This may seem so boring to those of you who have bigger adventures, but I have a suburban little life and suburban little adventures.
Nudists at the Y:
So... at my YMCA the women in the ladies locker room have no idea what modesty is about. This particular Y even has the luxury of changing stalls like at a department store dressing room, but no. No. We don't use them. People just walk around completely nude! Without apology. Without a towel. These are people you never. ever. want to see naked. I notice the lovely girls that workout at the Y do not utilize the locker rooms, but rather go home to change. I assume this is because I am not the only one who is utterly freaked out by the cottage cheese thighs, extra skin flaps, and BARE FEET going around. This problem has irked me since I joined, but it is my habit to grab my crap out of the locker and RUN from the changing room before my eyes are burned out of the sockets. Today I took an aqua fit class that required me to shower and change in the dreaded ladies locker room. And there I met up with my Zumba nemesis. (Let me explain... so this lady is about 65 with a very typical NY personality. Pushy, frowny, forbidding looking. Every Tuesday, she takes Zumba which is a personal favorite of mine. Every Tuesday that I attend, I am in the row ahead of her because I apparently have a bit more dancing confidence, and she likes to be in the back. Every time I go to get a drink, however, she immediately takes my space! So then I have to push in on other people who are annoyed by this inconvenience until she fades back into her spot before we repeat the whole damn thing over again next time I need water.
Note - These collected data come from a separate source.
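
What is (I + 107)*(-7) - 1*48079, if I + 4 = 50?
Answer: -49150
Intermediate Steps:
I = 46 (I = -4 + 50 = 46)
(I + 107)*(-7) - 1*48079 = (46 + 107)*(-7) - 1*48079 = 153*(-7) - 48079 = -1071 - 48079 = -49150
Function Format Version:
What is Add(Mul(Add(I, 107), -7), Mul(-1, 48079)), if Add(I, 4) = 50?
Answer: -49150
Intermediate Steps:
I = 46 (I = Add(-4, 50) = 46)
Add(Mul(Add(I, 107), -7), Mul(-1, 48079)) = Add(Mul(Add(46, 107), -7), Mul(-1, 48079)) = Add(Mul(153, -7), -48079) = Add(-1071, -48079) = -49150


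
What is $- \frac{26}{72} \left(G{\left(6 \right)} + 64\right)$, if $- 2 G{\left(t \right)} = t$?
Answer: $- \frac{793}{36} \approx -22.028$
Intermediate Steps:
$G{\left(t \right)} = - \frac{t}{2}$
$- \frac{26}{72} \left(G{\left(6 \right)} + 64\right) = - \frac{26}{72} \left(\left(- \frac{1}{2}\right) 6 + 64\right) = \left(-26\right) \frac{1}{72} \left(-3 + 64\right) = \left(- \frac{13}{36}\right) 61 = - \frac{793}{36}$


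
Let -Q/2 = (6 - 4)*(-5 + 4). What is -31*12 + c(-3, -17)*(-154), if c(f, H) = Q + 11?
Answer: -2682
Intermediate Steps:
Q = 4 (Q = -2*(6 - 4)*(-5 + 4) = -4*(-1) = -2*(-2) = 4)
c(f, H) = 15 (c(f, H) = 4 + 11 = 15)
-31*12 + c(-3, -17)*(-154) = -31*12 + 15*(-154) = -372 - 2310 = -2682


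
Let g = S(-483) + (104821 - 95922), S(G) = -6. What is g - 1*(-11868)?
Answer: 20761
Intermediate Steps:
g = 8893 (g = -6 + (104821 - 95922) = -6 + 8899 = 8893)
g - 1*(-11868) = 8893 - 1*(-11868) = 8893 + 11868 = 20761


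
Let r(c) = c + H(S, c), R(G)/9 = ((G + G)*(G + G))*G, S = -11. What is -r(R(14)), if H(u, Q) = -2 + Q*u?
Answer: 987842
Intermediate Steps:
R(G) = 36*G³ (R(G) = 9*(((G + G)*(G + G))*G) = 9*(((2*G)*(2*G))*G) = 9*((4*G²)*G) = 9*(4*G³) = 36*G³)
r(c) = -2 - 10*c (r(c) = c + (-2 + c*(-11)) = c + (-2 - 11*c) = -2 - 10*c)
-r(R(14)) = -(-2 - 360*14³) = -(-2 - 360*2744) = -(-2 - 10*98784) = -(-2 - 987840) = -1*(-987842) = 987842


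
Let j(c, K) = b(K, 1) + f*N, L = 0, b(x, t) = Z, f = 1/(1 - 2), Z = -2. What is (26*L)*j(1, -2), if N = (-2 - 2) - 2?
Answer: 0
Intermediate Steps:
f = -1 (f = 1/(-1) = -1)
b(x, t) = -2
N = -6 (N = -4 - 2 = -6)
j(c, K) = 4 (j(c, K) = -2 - 1*(-6) = -2 + 6 = 4)
(26*L)*j(1, -2) = (26*0)*4 = 0*4 = 0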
I hate do dislike someone I've never met, but I just want to bitch slap that hag. eh hem. sorry. I'll try to contain myself from here forward.) Well, my Zumba nemesis is talking to one of her friends (completely naked as usual), and as she completes a sentence, she bends over and passes her towel through her woman business to dry it. ARE YOU KIDDING ME?! Please explain to me what's wrong with drying your woman business in the shower or at least trying to be discrete about it! I mean there she is in front of God and everybody, finishing a sentence, and doing crack maitenance. I was and actually still am simply mortified. Anyway, beware the Pittsford Y if you value modesty and you want to keep your breakfast down!
Wegman's Fish Guys: I needed salmon. That's where it all started. I got a pound and a half and asked if the guy could skin it for me. Upon making the request, the butcher looked like he would rather skin me. He growled and skinned it- or so I thought. When I got home, he had only done half of it! It made me wonder if he wasn't paying attention to the fish while he was imagining skinning the customer or if he did it on purpose!
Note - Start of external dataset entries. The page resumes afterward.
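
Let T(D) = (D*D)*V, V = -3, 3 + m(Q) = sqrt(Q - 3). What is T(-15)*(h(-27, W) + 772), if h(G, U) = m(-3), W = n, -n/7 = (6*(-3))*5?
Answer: -519075 - 675*I*sqrt(6) ≈ -5.1908e+5 - 1653.4*I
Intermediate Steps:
m(Q) = -3 + sqrt(-3 + Q) (m(Q) = -3 + sqrt(Q - 3) = -3 + sqrt(-3 + Q))
n = 630 (n = -7*6*(-3)*5 = -(-126)*5 = -7*(-90) = 630)
W = 630
h(G, U) = -3 + I*sqrt(6) (h(G, U) = -3 + sqrt(-3 - 3) = -3 + sqrt(-6) = -3 + I*sqrt(6))
T(D) = -3*D**2 (T(D) = (D*D)*(-3) = D**2*(-3) = -3*D**2)
T(-15)*(h(-27, W) + 772) = (-3*(-15)**2)*((-3 + I*sqrt(6)) + 772) = (-3*225)*(769 + I*sqrt(6)) = -675*(769 + I*sqrt(6)) = -519075 - 675*I*sqrt(6)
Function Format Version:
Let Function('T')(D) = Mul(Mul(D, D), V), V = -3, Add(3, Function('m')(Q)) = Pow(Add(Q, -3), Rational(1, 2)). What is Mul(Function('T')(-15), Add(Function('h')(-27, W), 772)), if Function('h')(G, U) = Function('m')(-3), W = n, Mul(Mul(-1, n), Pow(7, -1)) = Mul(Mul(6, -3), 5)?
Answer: Add(-519075, Mul(-675, I, Pow(6, Rational(1, 2)))) ≈ Add(-5.1908e+5, Mul(-1653.4, I))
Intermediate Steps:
Function('m')(Q) = Add(-3, Pow(Add(-3, Q), Rational(1, 2))) (Function('m')(Q) = Add(-3, Pow(Add(Q, -3), Rational(1, 2))) = Add(-3, Pow(Add(-3, Q), Rational(1, 2))))
n = 630 (n = Mul(-7, Mul(Mul(6, -3), 5)) = Mul(-7, Mul(-18, 5)) = Mul(-7, -90) = 630)
W = 630
Function('h')(G, U) = Add(-3, Mul(I, Pow(6, Rational(1, 2)))) (Function('h')(G, U) = Add(-3, Pow(Add(-3, -3), Rational(1, 2))) = Add(-3, Pow(-6, Rational(1, 2))) = Add(-3, Mul(I, Pow(6, Rational(1, 2)))))
Function('T')(D) = Mul(-3, Pow(D, 2)) (Function('T')(D) = Mul(Mul(D, D), -3) = Mul(Pow(D, 2), -3) = Mul(-3, Pow(D, 2)))
Mul(Function('T')(-15), Add(Function('h')(-27, W), 772)) = Mul(Mul(-3, Pow(-15, 2)), Add(Add(-3, Mul(I, Pow(6, Rational(1, 2)))), 772)) = Mul(Mul(-3, 225), Add(769, Mul(I, Pow(6, Rational(1, 2))))) = Mul(-675, Add(769, Mul(I, Pow(6, Rational(1, 2))))) = Add(-519075, Mul(-675, I, Pow(6, Rational(1, 2))))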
I went in two days later for catfish. Let me explain- I don't think they do much catfish here. They had a case of pre-sliced, pre-packaged, fresh fish next to the display case. And they did have a package of catfish, 10 fillets or something. I knew we would never eat that, and frozen fish isn't my specialty, so I asked another fine gentleman behind the counter for three filets of catfish.
Fish Guy with the thick NYC accent: we don't have catfish. (said as if i'm dumb and can't read)
me: oh, I'm sorry. I thought since it was in the display case that you may have some behind the glass here.
Fish Guy: all we have is that that's in the case. you want me to break it up for you (spoken harshly as if i also asked him to wash my car and have it valet'd to me with all my grocieries pre-loaded).
me: oh.. uhm... well, maybe something that would be less trouble. uhm. do you have any trout?
Fish guy: no. we don't have no trout. we won't have trout til next Wednesday.
me: oh, oh I see...
Fish guy: you want me to break it up for you. the catfish. because i'll break it up if that's what you need. if thats what you need thats fine. you know we package this stuff together so you can save money, but if that's what you want. fine. fine. i'll break it up for you. (said as if i also needed him to drive me home, unload and put away my groceries, and give me a pedicure).
me: oh... if it's not too much trouble. I'm so sorry...
Fish guy; slaps some fish around and slams it on the counter. growl/smile
me: oh. oh thank you so much. you've been such a dear. thank you.
fish guys hate me...
Baby News: the baby kicks really high- much higher than i ever felt Nicholas move. It kind of makes me think it's a girl except that the baby is also super active! I felt him/her kick five times in a row yesterday morning! Isn't that the cutest?
Nicholas: is amazing. he repeats everything, understands nearly everything, and is learning all kinds of new and interesting ways to assert his authority.
I miss Matthew. He'll be home next Friday night. Seems like forever already, but at least the weekend is over. I hate weekends without him. so much.